Burschen fällen sturmfesten Maibaum

Grasbrunn - Der Grasbrunner Dorfplatz bekommt in diesem Jahr wieder einen Maibaum. Die Burschen haben den Baum bereits gefällt, entastet und geschält. Er kommt wie sein Vorgänger aus dem Wald der Fink’schen Gutsverwaltung in Wolfersberg.

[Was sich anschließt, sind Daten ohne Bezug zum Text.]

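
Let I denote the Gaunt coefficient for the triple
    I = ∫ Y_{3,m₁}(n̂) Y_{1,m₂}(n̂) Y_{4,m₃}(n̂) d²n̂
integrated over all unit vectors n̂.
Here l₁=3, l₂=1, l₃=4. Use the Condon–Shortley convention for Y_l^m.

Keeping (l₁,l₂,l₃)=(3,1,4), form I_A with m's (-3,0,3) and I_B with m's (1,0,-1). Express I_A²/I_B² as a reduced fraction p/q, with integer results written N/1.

7/15

l's match ⇒ only the (l;m) 3-j factors differ between A and B.
A: triangle coeff Δ(3,1,4) = 1/252; Σ_t [0,0]: t=0:+1/720 = 1/720; (3j)²=1/36 [(3 1 4; -3 0 3)], sign=-1
B: triangle coeff Δ(3,1,4) = 1/252; Σ_t [0,0]: t=0:+1/48 = 1/48; (3j)²=5/84 [(3 1 4; 1 0 -1)], sign=-1
I_A²/I_B² = (1/36)/(5/84) = 7/15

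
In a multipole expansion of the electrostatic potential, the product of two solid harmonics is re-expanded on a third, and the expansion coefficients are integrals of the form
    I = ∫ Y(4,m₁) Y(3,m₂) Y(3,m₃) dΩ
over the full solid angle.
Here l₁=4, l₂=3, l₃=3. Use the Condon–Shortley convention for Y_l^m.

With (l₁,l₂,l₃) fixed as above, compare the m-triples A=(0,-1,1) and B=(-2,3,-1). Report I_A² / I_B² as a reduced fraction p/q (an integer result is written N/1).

l's match ⇒ only the (l;m) 3-j factors differ between A and B.
A: triangle coeff Δ(4,3,3) = 1/34650; Σ_t [0,2]: t=0:+1/1152 t=1:−1/36 t=2:+1/32 = 5/1152; (3j)²=1/1386 [(4 3 3; 0 -1 1)], sign=+1
B: triangle coeff Δ(4,3,3) = 1/34650; Σ_t [4,4]: t=4:+1/192 = 1/192; (3j)²=3/77 [(4 3 3; -2 3 -1)], sign=+1
I_A²/I_B² = (1/1386)/(3/77) = 1/54

1/54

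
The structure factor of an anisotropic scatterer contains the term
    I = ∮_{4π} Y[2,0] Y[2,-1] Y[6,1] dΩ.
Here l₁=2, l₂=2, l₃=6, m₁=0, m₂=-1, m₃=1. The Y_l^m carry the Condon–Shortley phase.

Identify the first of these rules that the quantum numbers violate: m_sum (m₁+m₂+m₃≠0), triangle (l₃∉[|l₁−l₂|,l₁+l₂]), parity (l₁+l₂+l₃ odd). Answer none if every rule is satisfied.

azimuthal sum: 0 − 1 + 1 = 0  ✓
0 ≤ 6 ≤ 4 (triangle on l)  ✗
L = 2 + 2 + 6 = 10 (even)

triangle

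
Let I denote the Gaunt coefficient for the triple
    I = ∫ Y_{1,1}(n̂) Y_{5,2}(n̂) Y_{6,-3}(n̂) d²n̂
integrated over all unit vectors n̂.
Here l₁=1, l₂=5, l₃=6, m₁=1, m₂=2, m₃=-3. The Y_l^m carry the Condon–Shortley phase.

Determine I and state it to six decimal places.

Checks pass: Σm=0; 12 even; l₃=6∈[4,6].
(2·1+1)(2·5+1)(2·6+1) = 429
Δ: 0! 2! 10! / 13! → 1/858
sum: t=0:+1/14400 = 1/14400
3j²(1 5 6; 0 0 0) = Δ·Π!·Σ² = 6/143  (sign +1)
sum: t=0:+1/60480 = 1/60480
3j²(1 5 6; 1 2 -3) = Δ·Π!·Σ² = 6/143  (sign -1)
combine: 4πI² = 429·6/143·6/143 = 108/143
take √, sign -1: I = -0.24515397

-0.245154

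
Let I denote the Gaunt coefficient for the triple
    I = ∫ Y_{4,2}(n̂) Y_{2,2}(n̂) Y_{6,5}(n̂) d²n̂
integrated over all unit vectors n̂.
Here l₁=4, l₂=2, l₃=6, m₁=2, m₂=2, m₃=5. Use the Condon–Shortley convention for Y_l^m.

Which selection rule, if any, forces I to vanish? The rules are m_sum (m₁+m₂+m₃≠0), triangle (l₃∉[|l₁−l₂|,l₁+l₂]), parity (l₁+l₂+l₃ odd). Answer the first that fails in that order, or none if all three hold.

Σmᵢ = 9  ✗
l₃∈[|l₁−l₂|,l₁+l₂]=[2,6], have l₃=6
Σlᵢ = 12 ⇒ even

m_sum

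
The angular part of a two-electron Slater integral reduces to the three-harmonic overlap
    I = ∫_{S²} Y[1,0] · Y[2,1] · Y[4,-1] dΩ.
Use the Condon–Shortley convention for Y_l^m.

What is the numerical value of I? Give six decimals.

0.000000

triangle: need 1≤l₃≤3, have 4; I=0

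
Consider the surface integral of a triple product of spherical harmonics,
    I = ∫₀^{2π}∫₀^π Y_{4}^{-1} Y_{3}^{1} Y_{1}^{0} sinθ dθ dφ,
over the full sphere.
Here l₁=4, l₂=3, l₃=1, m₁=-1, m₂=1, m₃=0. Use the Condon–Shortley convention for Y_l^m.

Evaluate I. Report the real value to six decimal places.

-0.238414

Rules hold: Σm=0, L=8 even, 1≤1≤7.
N = 9·7·3 = 189
Δ = 6!·2!·0!/9! = 1/252
Racah Σ t=3..3: t=3:−1/36 = -1/36
⇒ 3j(4 3 1; 0 0 0)² = 4/63, sgn +1
Racah Σ t=4..4: t=4:+1/48 = 1/48
⇒ 3j(4 3 1; -1 1 0)² = 5/84, sgn -1
4πI² = N·(3j₀)²·(3jₘ)² = 5/7
I = -1·√(0.714286/4π) = -0.23841361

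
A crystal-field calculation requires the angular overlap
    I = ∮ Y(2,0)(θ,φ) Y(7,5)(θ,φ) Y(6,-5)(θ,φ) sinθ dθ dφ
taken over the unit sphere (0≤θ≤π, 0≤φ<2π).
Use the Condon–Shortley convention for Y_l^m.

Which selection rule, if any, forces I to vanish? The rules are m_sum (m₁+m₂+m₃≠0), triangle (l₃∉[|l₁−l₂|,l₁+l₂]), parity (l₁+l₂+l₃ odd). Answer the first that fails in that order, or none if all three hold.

Σmᵢ = 0  ✓
l₃∈[|l₁−l₂|,l₁+l₂]=[5,9], have l₃=6  ✓
Σlᵢ = 15 ⇒ odd  ✗

parity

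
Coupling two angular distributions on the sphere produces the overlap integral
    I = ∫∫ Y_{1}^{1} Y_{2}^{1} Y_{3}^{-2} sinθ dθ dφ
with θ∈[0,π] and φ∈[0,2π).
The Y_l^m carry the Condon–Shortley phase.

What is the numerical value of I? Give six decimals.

Checks pass: Σm=0; 6 even; l₃=3∈[1,3].
(2·1+1)(2·2+1)(2·3+1) = 105
Δ: 0! 2! 4! / 7! → 1/105
sum: t=0:+1/4 = 1/4
3j²(1 2 3; 0 0 0) = Δ·Π!·Σ² = 3/35  (sign -1)
sum: t=0:+1/12 = 1/12
3j²(1 2 3; 1 1 -2) = Δ·Π!·Σ² = 2/21  (sign -1)
combine: 4πI² = 105·3/35·2/21 = 6/7
take √, sign +1: I = 0.26116903

0.261169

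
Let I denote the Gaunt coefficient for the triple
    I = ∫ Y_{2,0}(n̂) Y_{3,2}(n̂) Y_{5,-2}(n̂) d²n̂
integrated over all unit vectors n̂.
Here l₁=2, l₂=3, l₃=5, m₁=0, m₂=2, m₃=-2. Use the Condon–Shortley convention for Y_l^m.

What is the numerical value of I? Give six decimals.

0.190188

Rules hold: Σm=0, L=10 even, 1≤5≤5.
N = 5·7·11 = 385
Δ = 0!·4!·6!/11! = 1/2310
Racah Σ t=0..0: t=0:+1/144 = 1/144
⇒ 3j(2 3 5; 0 0 0)² = 10/231, sgn -1
Racah Σ t=0..0: t=0:+1/480 = 1/480
⇒ 3j(2 3 5; 0 2 -2)² = 3/110, sgn -1
4πI² = N·(3j₀)²·(3jₘ)² = 5/11
I = +1·√(0.454545/4π) = 0.19018827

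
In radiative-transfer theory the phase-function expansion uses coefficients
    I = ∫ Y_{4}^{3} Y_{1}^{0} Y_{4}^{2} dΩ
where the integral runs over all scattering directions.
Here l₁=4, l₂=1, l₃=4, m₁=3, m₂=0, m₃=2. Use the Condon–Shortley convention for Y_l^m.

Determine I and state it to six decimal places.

3 + 0 + 2 = 5 ≠ 0: azimuthal integral kills it; I = 0

0.000000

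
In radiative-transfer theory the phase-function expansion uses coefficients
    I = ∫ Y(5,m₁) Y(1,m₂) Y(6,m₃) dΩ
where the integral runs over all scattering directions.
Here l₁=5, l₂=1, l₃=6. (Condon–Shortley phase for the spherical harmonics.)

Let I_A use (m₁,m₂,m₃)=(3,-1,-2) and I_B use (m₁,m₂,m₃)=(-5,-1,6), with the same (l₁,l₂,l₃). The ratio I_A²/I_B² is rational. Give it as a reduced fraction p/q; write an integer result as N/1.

1/11

Shared (l₁,l₂,l₃)=(5,1,6): N and (l;000)² cancel in I_A²/I_B².
A: Δ = 0!·10!·2!/13! = 1/858; Racah Σ t=0..0: t=0:+1/161280 = 1/161280; ⇒ 3j(5 1 6; 3 -1 -2)² = 1/143, sgn +1
B: Δ = 0!·10!·2!/13! = 1/858; Racah Σ t=0..0: t=0:+1/7257600 = 1/7257600; ⇒ 3j(5 1 6; -5 -1 6)² = 1/13, sgn +1
I_A²/I_B² = (1/143)/(1/13) = 1/11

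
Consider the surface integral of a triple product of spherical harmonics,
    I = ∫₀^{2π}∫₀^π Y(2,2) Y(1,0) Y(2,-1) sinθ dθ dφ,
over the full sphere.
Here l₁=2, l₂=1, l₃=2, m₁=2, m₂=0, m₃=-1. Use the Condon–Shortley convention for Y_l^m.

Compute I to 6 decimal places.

m-sum = 2 + 0 − 1 = 1 ≠ 0 ⇒ I = 0

0.000000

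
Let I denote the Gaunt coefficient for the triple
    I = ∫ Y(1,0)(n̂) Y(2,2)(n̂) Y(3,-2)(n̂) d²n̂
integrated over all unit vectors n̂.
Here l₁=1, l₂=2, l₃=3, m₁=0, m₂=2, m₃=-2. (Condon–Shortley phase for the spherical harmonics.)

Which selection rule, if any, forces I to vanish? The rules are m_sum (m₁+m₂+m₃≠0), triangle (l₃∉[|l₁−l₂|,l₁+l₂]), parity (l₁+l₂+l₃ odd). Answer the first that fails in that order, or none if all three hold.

none

azimuthal sum: 0 + 2 − 2 = 0  ✓
1 ≤ 3 ≤ 3 (triangle on l)  ✓
L = 1 + 2 + 3 = 6 (even)  ✓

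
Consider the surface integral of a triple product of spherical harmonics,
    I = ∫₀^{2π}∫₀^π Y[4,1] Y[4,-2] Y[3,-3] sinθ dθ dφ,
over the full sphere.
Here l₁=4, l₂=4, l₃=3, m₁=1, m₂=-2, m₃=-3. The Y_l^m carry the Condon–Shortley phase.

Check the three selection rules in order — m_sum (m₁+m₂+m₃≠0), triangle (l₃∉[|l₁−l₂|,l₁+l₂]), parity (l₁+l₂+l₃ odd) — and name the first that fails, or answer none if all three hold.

m_sum

Σmᵢ = -4  ✗
l₃∈[|l₁−l₂|,l₁+l₂]=[0,8], have l₃=3
Σlᵢ = 11 ⇒ odd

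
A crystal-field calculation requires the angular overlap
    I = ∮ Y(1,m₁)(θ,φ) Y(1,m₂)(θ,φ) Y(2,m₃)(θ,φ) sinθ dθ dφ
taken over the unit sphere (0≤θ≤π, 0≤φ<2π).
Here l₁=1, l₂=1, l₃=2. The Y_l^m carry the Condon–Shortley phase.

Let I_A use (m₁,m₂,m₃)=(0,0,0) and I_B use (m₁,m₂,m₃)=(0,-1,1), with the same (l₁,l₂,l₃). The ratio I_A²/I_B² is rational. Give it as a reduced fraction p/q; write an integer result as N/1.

Same 1,1,2: normalisation and zero-m 3j drop out of the ratio.
A: Δ: 0! 2! 2! / 5! → 1/30; sum: t=0:+1/1 = 1/1; 3j²(1 1 2; 0 0 0) = Δ·Π!·Σ² = 2/15  (sign +1)
B: Δ: 0! 2! 2! / 5! → 1/30; sum: t=0:+1/2 = 1/2; 3j²(1 1 2; 0 -1 1) = Δ·Π!·Σ² = 1/10  (sign -1)
I_A²/I_B² = (2/15)/(1/10) = 4/3

4/3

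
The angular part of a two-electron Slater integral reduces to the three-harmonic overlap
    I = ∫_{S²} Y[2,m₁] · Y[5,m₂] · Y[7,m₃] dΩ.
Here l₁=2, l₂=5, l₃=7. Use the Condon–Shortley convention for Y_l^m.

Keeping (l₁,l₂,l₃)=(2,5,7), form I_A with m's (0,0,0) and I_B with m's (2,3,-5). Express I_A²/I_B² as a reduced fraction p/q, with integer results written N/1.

l's match ⇒ only the (l;m) 3-j factors differ between A and B.
A: triangle coeff Δ(2,5,7) = 1/15015; Σ_t [0,0]: t=0:+1/57600 = 1/57600; (3j)²=21/715 [(2 5 7; 0 0 0)], sign=-1
B: triangle coeff Δ(2,5,7) = 1/15015; Σ_t [0,0]: t=0:+1/1935360 = 1/1935360; (3j)²=3/91 [(2 5 7; 2 3 -5)], sign=+1
I_A²/I_B² = (21/715)/(3/91) = 49/55

49/55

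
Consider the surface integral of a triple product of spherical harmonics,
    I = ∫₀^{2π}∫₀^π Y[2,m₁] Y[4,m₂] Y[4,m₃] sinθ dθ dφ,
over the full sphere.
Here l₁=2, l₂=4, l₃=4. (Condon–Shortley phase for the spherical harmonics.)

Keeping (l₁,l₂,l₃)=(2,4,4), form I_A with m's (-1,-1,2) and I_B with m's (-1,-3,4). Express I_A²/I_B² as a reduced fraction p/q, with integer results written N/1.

Same 2,4,4: normalisation and zero-m 3j drop out of the ratio.
A: Δ: 2! 2! 6! / 11! → 1/13860; sum: t=1:−1/96 t=2:+1/240 = -1/160; 3j²(2 4 4; -1 -1 2) = Δ·Π!·Σ² = 27/1540  (sign -1)
B: Δ: 2! 2! 6! / 11! → 1/13860; sum: t=1:−1/1440 = -1/1440; 3j²(2 4 4; -1 -3 4) = Δ·Π!·Σ² = 7/165  (sign -1)
I_A²/I_B² = (27/1540)/(7/165) = 81/196

81/196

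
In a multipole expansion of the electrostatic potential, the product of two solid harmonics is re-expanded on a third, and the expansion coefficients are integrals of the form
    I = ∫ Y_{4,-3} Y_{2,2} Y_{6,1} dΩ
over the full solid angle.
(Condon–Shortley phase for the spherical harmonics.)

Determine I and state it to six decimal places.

m-sum 0 ✓  L=12 even ✓  2≤6≤6 ✓
Π(2lᵢ+1) = 9×5×13 = 585
triangle coeff Δ(4,2,6) = 1/6435
Σ_t [0,0]: t=0:+1/2304 = 1/2304
(3j)²=5/143 [(4 2 6; 0 0 0)], sign=+1
Σ_t [0,0]: t=0:+1/120960 = 1/120960
(3j)²=1/1287 [(4 2 6; -3 2 1)], sign=-1
⇒ 4πI² = 25/1573
I = (-1)√(25/1573/(4π)) = -0.03556319

-0.035563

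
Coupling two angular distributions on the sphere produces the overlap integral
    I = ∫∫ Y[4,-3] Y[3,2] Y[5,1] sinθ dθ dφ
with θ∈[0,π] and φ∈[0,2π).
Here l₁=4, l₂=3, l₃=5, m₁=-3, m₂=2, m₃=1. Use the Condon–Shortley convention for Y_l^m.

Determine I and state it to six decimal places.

0.160929

m-sum 0 ✓  L=12 even ✓  1≤5≤7 ✓
Π(2lᵢ+1) = 9×7×11 = 693
triangle coeff Δ(4,3,5) = 1/180180
Σ_t [0,2]: t=0:+1/576 t=1:−1/144 t=2:+1/576 = -1/288
(3j)²=20/1001 [(4 3 5; 0 0 0)], sign=+1
Σ_t [1,2]: t=1:−1/17280 t=2:+1/1440 = 11/17280
(3j)²=11/468 [(4 3 5; -3 2 1)], sign=+1
⇒ 4πI² = 55/169
I = (+1)√(55/169/(4π)) = 0.16092854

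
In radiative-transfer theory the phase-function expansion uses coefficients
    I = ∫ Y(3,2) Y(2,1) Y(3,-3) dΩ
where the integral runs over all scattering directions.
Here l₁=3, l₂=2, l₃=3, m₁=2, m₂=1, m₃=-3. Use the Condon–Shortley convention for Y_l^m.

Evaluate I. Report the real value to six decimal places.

m-sum 0 ✓  L=8 even ✓  1≤3≤5 ✓
Π(2lᵢ+1) = 7×5×7 = 245
triangle coeff Δ(3,2,3) = 1/3780
Σ_t [0,2]: t=0:+1/24 t=1:−1/4 t=2:+1/24 = -1/6
(3j)²=4/105 [(3 2 3; 0 0 0)], sign=+1
Σ_t [1,1]: t=1:−1/48 = -1/48
(3j)²=5/84 [(3 2 3; 2 1 -3)], sign=-1
⇒ 4πI² = 5/9
I = (-1)√(5/9/(4π)) = -0.21026104

-0.210261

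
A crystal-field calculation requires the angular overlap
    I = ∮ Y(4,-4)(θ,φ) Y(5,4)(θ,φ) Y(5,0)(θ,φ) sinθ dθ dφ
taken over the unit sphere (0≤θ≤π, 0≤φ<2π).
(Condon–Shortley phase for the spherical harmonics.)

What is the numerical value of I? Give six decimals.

0.130198

Checks pass: Σm=0; 14 even; l₃=5∈[1,9].
(2·4+1)(2·5+1)(2·5+1) = 1089
Δ: 4! 4! 6! / 15! → 1/3153150
sum: t=0:+1/69120 t=1:−1/1728 t=2:+1/576 t=3:−1/1728 t=4:+1/69120 = 7/11520
3j²(4 5 5; 0 0 0) = Δ·Π!·Σ² = 2/143  (sign -1)
sum: t=4:+1/69120 = 1/69120
3j²(4 5 5; -4 4 0) = Δ·Π!·Σ² = 2/143  (sign -1)
combine: 4πI² = 1089·2/143·2/143 = 36/169
take √, sign +1: I = 0.13019760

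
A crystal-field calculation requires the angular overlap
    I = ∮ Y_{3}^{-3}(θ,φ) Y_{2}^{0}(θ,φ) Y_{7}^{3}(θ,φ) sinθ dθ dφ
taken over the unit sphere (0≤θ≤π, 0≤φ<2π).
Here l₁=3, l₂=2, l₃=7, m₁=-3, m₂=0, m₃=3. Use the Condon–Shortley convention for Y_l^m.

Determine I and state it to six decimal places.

l₃=7 ∉ [1,5] — triangle fails ⇒ I = 0

0.000000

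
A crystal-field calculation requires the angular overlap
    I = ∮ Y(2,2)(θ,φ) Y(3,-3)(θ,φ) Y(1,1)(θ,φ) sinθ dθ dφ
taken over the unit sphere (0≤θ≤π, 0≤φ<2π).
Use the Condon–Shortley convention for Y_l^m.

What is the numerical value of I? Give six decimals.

-0.319865

Checks pass: Σm=0; 6 even; l₃=1∈[1,5].
(2·2+1)(2·3+1)(2·1+1) = 105
Δ: 4! 0! 2! / 7! → 1/105
sum: t=2:+1/4 = 1/4
3j²(2 3 1; 0 0 0) = Δ·Π!·Σ² = 3/35  (sign -1)
sum: t=0:+1/48 = 1/48
3j²(2 3 1; 2 -3 1) = Δ·Π!·Σ² = 1/7  (sign +1)
combine: 4πI² = 105·3/35·1/7 = 9/7
take √, sign -1: I = -0.31986543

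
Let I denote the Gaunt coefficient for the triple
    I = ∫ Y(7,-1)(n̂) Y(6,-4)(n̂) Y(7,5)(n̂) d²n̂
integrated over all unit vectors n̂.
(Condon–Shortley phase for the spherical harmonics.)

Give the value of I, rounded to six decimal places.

0.082830

m-sum 0 ✓  L=20 even ✓  1≤7≤13 ✓
Π(2lᵢ+1) = 15×13×15 = 2925
triangle coeff Δ(7,6,7) = 1/2444321880
Σ_t [0,6]: t=0:+1/2612736000 t=1:−1/20736000 t=2:+1/1658880 t=3:−1/746496 t=4:+1/1658880 t=5:−1/20736000 t=6:+1/2612736000 = -1/4354560
(3j)²=1000/138567 [(7 6 7; 0 0 0)], sign=+1
Σ_t [0,2]: t=0:+1/1393459200 t=1:−1/72576000 t=2:+1/49766400 = 7/995328000
(3j)²=343/83980 [(7 6 7; -1 -4 5)], sign=+1
⇒ 4πI² = 1286250/14919047
I = (+1)√(1286250/14919047/(4π)) = 0.08282992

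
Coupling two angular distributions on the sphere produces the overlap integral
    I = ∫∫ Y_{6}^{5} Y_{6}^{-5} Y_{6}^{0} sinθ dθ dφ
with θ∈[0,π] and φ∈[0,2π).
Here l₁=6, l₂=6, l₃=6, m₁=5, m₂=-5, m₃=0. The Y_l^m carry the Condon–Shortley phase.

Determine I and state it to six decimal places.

Checks pass: Σm=0; 18 even; l₃=6∈[0,12].
(2·6+1)(2·6+1)(2·6+1) = 2197
Δ: 6! 6! 6! / 19! → 1/325909584
sum: t=0:+1/373248000 t=1:−1/1728000 t=2:+1/110592 t=3:−1/46656 t=4:+1/110592 t=5:−1/1728000 t=6:+1/373248000 = -7/1555200
3j²(6 6 6; 0 0 0) = Δ·Π!·Σ² = 400/46189  (sign -1)
sum: t=0:+1/10368000 t=1:−1/62208000 = 1/12441600
3j²(6 6 6; 5 -5 0) = Δ·Π!·Σ² = 275/16796  (sign +1)
combine: 4πI² = 2197·400/46189·275/16796 = 32500/104329
take √, sign -1: I = -0.15744694

-0.157447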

Stolze 32 Meter misst der Baum. Die Burschen haben ihn gekauft und auch bereits einen Spender in ihren Reihen gefunden. Der Maibaum wird am Samstag, 17. März, nach Grasbrunn in die Wachhütte gegenüber der Kirche an der Keferloher Straße gebracht. Der Grasbrunner Dorfplatz ist seit zwei Jahren ohne Maibaum. Die eisernen Halteschienen hat der 2007 aufgestellte Baum nach einem starken Sturm verbogen. Der Maibaum hatte danach keine ausreichende Standsicherheit mehr.

An Heiligdreikönig sind die Burschen losgezogen, um den neuen Maibaum zu fällen. „Normalerweise jagt man keinen Hund bei so einem schlechten Wetter wie an diesem Tag vors Haus“, grollten die Burschen. Den idealen Baum hatten sie aber schon im Herbst ausgekundschaftet. „Über 30 Meter muss er schon sein und g’rad auch“, sagte Michael Bichlmeier, als er sich mit dem Förster traf. Vorsorglich wurden drei Bäume bestimmt, denn man musste damit rechnen, dass der Baum beim Umfallen bricht. Und so kam es auch: Der erste Baum zersplitterte. Das Umschneiden des zweiten Baumes übernahm Markus Lechner, Burschenvereinsmitglied und Forstfachmann. Lechner hatte Glück, denn der Baum blieb unbeschädigt.

Dann hatten die Burschen richtig viel zu tun: Der Baum musste astfrei gemacht und geschält werden, damit er trocknen kann. Am Josephi-Tag wird der Baum aus dem Wald geholt, in der Wachhütte eingelagert und für den 1. Mai herausgeputzt.